Sun or shade? Full sun seemed to suit the clumps we found growing in the savannahs. We never found it in the darker, shadier environment of the rainforest, so I would guess that full sun and a reasonably rich diet will suit it best. It doesn't get a rich diet growing in Guyana, but I'll be cutting it regularly and the plant will have to work twice as hard as it normally does, to replace what I'm taking away.

I thought briefly about using the lemon grass as a centre-piece in a summer tub, but it's not essentially a decorative plant. It looks a bit like a miniature pampas, leaves up to 3ft long, thin, sharp-edged. Like other grasses, it sends up flowering spikes, but nothing half as showy as pampas. So I'll have to turn to other plants to fill the tubs when the present blast of tulips is over.
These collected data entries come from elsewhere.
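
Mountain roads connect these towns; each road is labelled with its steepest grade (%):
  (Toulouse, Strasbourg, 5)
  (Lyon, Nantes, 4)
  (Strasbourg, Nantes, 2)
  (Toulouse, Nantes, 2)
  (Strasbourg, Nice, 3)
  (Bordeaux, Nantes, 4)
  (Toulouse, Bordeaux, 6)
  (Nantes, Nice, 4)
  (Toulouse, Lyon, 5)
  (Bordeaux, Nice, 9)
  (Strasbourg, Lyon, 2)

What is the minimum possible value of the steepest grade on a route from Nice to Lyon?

Comparing a few candidate routes:
Nice - Strasbourg - Lyon: max(3, 2) = 3
Nice - Nantes - Lyon: max(4, 4) = 4
Nice - Nantes - Strasbourg - Lyon: max(4, 2, 2) = 4
Nice - Strasbourg - Nantes - Lyon: max(3, 2, 4) = 4
Nice - Strasbourg - Toulouse - Nantes - Lyon: max(3, 5, 2, 4) = 5
Smallest bottleneck: 3%.

3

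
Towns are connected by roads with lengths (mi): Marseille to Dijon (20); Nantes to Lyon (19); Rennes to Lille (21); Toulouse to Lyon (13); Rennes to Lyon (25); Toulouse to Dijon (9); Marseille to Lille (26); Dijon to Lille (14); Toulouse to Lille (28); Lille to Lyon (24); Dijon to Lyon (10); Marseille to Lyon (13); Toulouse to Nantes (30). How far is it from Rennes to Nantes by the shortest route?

Some routes from Rennes to Nantes:
Rennes → Lyon → Nantes: 25 + 19 = 44
Rennes → Lille → Lyon → Nantes: 21 + 24 + 19 = 64
Rennes → Lille → Dijon → Lyon → Nantes: 21 + 14 + 10 + 19 = 64
Rennes → Lyon → Toulouse → Nantes: 25 + 13 + 30 = 68
Best route has total 44 mi.

44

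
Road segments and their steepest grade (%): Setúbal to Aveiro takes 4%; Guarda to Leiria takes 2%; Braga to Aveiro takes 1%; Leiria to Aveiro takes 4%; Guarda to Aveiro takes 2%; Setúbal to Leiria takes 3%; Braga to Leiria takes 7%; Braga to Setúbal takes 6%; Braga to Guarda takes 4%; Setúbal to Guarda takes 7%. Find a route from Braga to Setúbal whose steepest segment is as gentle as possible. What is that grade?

3

A few of the Braga→Setúbal routes:
Braga-Guarda-Leiria-Setúbal: max(4, 2, 3) = 4
Braga-Aveiro-Guarda-Leiria-Setúbal: max(1, 2, 2, 3) = 3
Braga-Guarda-Leiria-Aveiro-Setúbal: max(4, 2, 4, 4) = 4
Braga-Guarda-Aveiro-Setúbal: max(4, 2, 4) = 4
Best route has worst link 3%.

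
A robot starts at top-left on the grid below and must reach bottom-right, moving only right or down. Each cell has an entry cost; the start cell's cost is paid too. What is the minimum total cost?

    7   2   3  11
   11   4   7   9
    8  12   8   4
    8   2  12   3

Best path: r0c0→r0c1→r0c2→r1c2→r2c2→r2c3→r3c3
Cost: 7 + 2 + 3 + 7 + 8 + 4 + 3 = 34

34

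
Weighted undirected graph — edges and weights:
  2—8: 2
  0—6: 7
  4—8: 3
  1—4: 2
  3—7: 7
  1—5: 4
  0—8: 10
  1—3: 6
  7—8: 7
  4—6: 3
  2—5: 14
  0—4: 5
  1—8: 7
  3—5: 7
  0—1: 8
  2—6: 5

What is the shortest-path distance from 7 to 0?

15

Some routes from 7 to 0:
7→8→4→6→0: 7 + 3 + 3 + 7 = 20
7→8→0: 7 + 10 = 17
7→3→1→4→0: 7 + 6 + 2 + 5 = 20
7→8→4→1→0: 7 + 3 + 2 + 8 = 20
7→8→4→0: 7 + 3 + 5 = 15
The minimum is 15.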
I'm glad I got back in time to see them. The ensemble by the back door is wilder than anything that has ever happened there before. The background is provided by three big tubs of wallflowers, a mix called 'Persian Carpet', full of strange tawny purples and browns and buffs. Among these stand pots of tulips, the most outrageous being 'Queen of Sheba'. This is one of the best of the lily-flowered group, with rich, mahogany-red flowers, finely edged with yellow.
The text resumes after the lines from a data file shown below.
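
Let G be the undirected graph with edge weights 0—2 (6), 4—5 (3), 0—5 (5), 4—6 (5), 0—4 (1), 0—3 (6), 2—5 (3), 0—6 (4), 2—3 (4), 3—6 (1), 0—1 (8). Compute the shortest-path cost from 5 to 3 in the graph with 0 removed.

7

Paths from 5 to 3 avoiding 0:
5 → 2 → 3: 3 + 4 = 7
5 → 4 → 6 → 3: 3 + 5 + 1 = 9
The minimum is 7.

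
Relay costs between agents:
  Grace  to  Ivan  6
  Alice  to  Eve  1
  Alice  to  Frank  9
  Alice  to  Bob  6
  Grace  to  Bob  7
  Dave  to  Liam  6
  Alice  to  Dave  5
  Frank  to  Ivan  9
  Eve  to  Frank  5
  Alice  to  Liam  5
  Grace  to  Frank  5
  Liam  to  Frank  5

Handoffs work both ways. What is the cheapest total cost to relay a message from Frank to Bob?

12

Some routes from Frank to Bob:
Frank -> Grace -> Bob: 5 + 7 = 12
Frank -> Eve -> Alice -> Bob: 5 + 1 + 6 = 12
Frank -> Alice -> Bob: 9 + 6 = 15
The minimum is 12.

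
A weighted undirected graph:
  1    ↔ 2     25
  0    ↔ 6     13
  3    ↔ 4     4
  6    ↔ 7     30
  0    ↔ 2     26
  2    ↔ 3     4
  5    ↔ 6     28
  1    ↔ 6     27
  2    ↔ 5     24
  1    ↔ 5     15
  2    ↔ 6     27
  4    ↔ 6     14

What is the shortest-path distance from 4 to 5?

Comparing a few candidate routes:
4 - 3 - 2 - 1 - 5: 4 + 4 + 25 + 15 = 48
4 - 6 - 5: 14 + 28 = 42
4 - 3 - 2 - 5: 4 + 4 + 24 = 32
4 - 6 - 1 - 5: 14 + 27 + 15 = 56
4 - 3 - 2 - 6 - 5: 4 + 4 + 27 + 28 = 63
Best route has total 32.

32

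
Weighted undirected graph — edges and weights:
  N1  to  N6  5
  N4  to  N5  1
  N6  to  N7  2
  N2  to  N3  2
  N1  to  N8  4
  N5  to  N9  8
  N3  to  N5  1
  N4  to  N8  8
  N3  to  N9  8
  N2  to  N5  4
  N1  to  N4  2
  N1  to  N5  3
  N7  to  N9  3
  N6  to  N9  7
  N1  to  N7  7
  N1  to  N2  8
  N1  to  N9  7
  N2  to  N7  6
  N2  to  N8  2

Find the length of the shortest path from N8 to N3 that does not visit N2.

8

Some routes from N8 to N3 avoiding N2:
N8 → N4 → N5 → N3: 8 + 1 + 1 = 10
N8 → N1 → N9 → N3: 4 + 7 + 8 = 19
N8 → N4 → N1 → N5 → N3: 8 + 2 + 3 + 1 = 14
N8 → N1 → N5 → N3: 4 + 3 + 1 = 8
N8 → N1 → N4 → N5 → N3: 4 + 2 + 1 + 1 = 8
Shortest: 8.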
'Prins Carnaval' is one of the few tulips strong enough to take the company of 'Queen of Sheba'. It's a good yellow, beautifully flamed with red. It's scented, too, not as strongly as the wallflowers, but with a soft, fleeting smell rather like that of primroses. The third tulip, 'Avignon', is upstaged by the other two, though it is a subtler match for the wallflowers. It's buff in bud, deepening to a complex, soft milky orange. I've now moved the 'Avignon' pots together, with a good buffer of wallflowers between them and their outlandish neighbours. That is one of the huge advantages of pot gardening. You can regroup plants with the minimum of fuss.
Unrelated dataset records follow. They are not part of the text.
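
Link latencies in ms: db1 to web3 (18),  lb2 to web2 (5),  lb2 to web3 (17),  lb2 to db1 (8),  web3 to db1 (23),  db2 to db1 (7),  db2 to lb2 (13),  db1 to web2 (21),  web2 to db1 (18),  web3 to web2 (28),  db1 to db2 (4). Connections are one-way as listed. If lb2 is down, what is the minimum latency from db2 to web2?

28

Paths from db2 to web2 avoiding lb2:
db2 - db1 - web3 - web2: 7 + 18 + 28 = 53
db2 - db1 - web2: 7 + 21 = 28
Best route has total 28 ms.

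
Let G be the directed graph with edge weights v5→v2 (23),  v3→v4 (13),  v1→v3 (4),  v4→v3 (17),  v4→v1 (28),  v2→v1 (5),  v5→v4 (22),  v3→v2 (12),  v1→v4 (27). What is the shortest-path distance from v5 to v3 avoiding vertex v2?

Paths from v5 to v3 avoiding v2:
v5 - v4 - v3: 22 + 17 = 39
v5 - v4 - v1 - v3: 22 + 28 + 4 = 54
Best route has total 39.

39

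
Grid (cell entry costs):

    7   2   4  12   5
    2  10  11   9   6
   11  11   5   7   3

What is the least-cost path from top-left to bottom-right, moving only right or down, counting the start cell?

39

Path r0c0→r0c1→r0c2→r0c3→r0c4→r1c4→r2c4: 7 + 2 + 4 + 12 + 5 + 6 + 3 = 39.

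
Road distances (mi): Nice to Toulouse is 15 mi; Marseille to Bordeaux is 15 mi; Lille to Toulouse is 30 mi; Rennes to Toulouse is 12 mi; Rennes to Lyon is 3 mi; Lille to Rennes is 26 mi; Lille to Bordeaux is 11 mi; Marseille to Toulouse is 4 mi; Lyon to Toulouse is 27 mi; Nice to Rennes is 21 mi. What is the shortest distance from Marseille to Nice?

Some routes from Marseille to Nice:
Marseille -> Toulouse -> Nice: 4 + 15 = 19
Marseille -> Toulouse -> Lyon -> Rennes -> Nice: 4 + 27 + 3 + 21 = 55
Marseille -> Toulouse -> Rennes -> Nice: 4 + 12 + 21 = 37
The minimum is 19 mi.

19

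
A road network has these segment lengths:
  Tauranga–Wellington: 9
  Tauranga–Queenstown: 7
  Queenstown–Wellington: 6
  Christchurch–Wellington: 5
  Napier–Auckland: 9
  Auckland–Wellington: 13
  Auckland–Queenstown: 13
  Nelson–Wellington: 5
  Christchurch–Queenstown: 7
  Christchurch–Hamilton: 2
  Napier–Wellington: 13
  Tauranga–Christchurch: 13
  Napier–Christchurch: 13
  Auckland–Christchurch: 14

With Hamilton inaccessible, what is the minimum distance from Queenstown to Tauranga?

7

Comparing a few candidate routes:
Queenstown-Wellington-Tauranga: 6 + 9 = 15
Queenstown-Christchurch-Tauranga: 7 + 13 = 20
Queenstown-Tauranga: 7
Queenstown-Christchurch-Wellington-Tauranga: 7 + 5 + 9 = 21
Best route has total 7.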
But what plants can I turn to for a summer display in these tubs? When I left for Guyana, three window ledges in the house were already packed with young plants and pricked-out seedlings. The petunias have come on well, each plant in its own 3-in pot. 'Purple Wave', a free-flowering, vigorous trailing petunia, will do well in the tubs outside, perhaps interleaved with the small-leaved grey Helichrysum petiolare. The petunia is too boisterous to risk with the Lobelia richardii coming on now in pots inside, though it would look good with the intense blue of an ordinary bedding lobelia such as 'Crystal Palace'.

Lobelia richardii, an evergreen perennial, will probably partner the soft apricot-coloured double nasturtium 'Margaret Long', kept going from cuttings taken last year. Neither this nor the double-flowered red nasturtium 'Hermine Grashoff' set seed, so soft cuttings, taken like geranium cuttings, are the only way to propagate. The lobelia/nasturtium duo on its own might be too sleepy. And too droopy. The pots they are in will need an upright centre-piece. Antirrhinums, perhaps? Either bronze or deep burgundy. Or nicotiana 'Lime Green'? There are four trays of those coming on. It's so hard to throw away seedlings, even when you know you have pricked out far more than you need.

For the courtyard, there are a few Lotus berthelottii which, I hope, will pour themselves over the front of a big iron manger. The leaves are tiny threads of soft grey, and they are more important than the flowers, which come very late in the season, the colour of burnt caramel. With them, yellow daisy-flowered bidens (sown on 8 March) and perhaps some rudbeckia. The bidens will provide more than enough yellow. But the tulips will reign for another couple of weeks yet. I shall be sorry to see their season go.